Natural Language Processing is one of the main research fields in machine learning and with the amount of text Facebook harbours, it shouldn’t come as a surprise that automatically understanding language is on the company’s research agenda as well. After all, you need a certain degree of automation to, for example, find problematic content.
To advance supervised as well as unsupervised machine translation, Facebook’s AI research team has developed an extension for masked language modeling (MLM) which was put forward by Google senior research scientist Jacob Devlin et al. in October 2018. While MLM trains systems by making deductions from other words in a sentence, Facebook’s approach gives the system access to two versions of a sentence in different languages to use during the prediction process.

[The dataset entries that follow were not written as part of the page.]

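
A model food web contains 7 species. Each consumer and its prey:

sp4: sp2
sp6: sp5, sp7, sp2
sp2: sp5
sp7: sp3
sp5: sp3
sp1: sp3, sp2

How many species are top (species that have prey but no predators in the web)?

3

Top species (has prey, but nothing eats it): sp4, sp6, sp1.
Count: 3.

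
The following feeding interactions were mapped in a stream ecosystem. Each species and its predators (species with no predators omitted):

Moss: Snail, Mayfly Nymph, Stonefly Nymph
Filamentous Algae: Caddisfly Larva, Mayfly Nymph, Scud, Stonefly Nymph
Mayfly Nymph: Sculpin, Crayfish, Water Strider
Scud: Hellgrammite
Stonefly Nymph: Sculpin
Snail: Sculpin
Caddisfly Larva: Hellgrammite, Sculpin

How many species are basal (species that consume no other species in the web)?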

This method is named translation language modeling and should improve the initialisation of neural machine translation systems as well as help NLP systems with understanding across different languages. Sharing its implementation isn’t really meant as a way of finding more people to work on it, but helps forward research in that area, since it offers a way for others to test the approach with different data sets and therefore validating Facebook’s findings.
The open source repository contains code for monolingual and cross-lingual language model pretrainings to compare TLM against earlier concepts, different training scenarios and XNLI as well as GLUE fine-tuning. There are also pretrained models available. To shorten the time it takes to create a working model, XLM is able to work with multiple GPUs and nodes during training.
The XLM implementation is licensed under the Attribution-NonCommercial 4.0 International license as formulated by the Creative Commons Corporation and can be found on GitHub. To run it, Python 3, NumPy, PyTorch, fastBPE and Moses have to be installed. A research paper fleshing out the theoretical details can be found on the open access platform arXiv.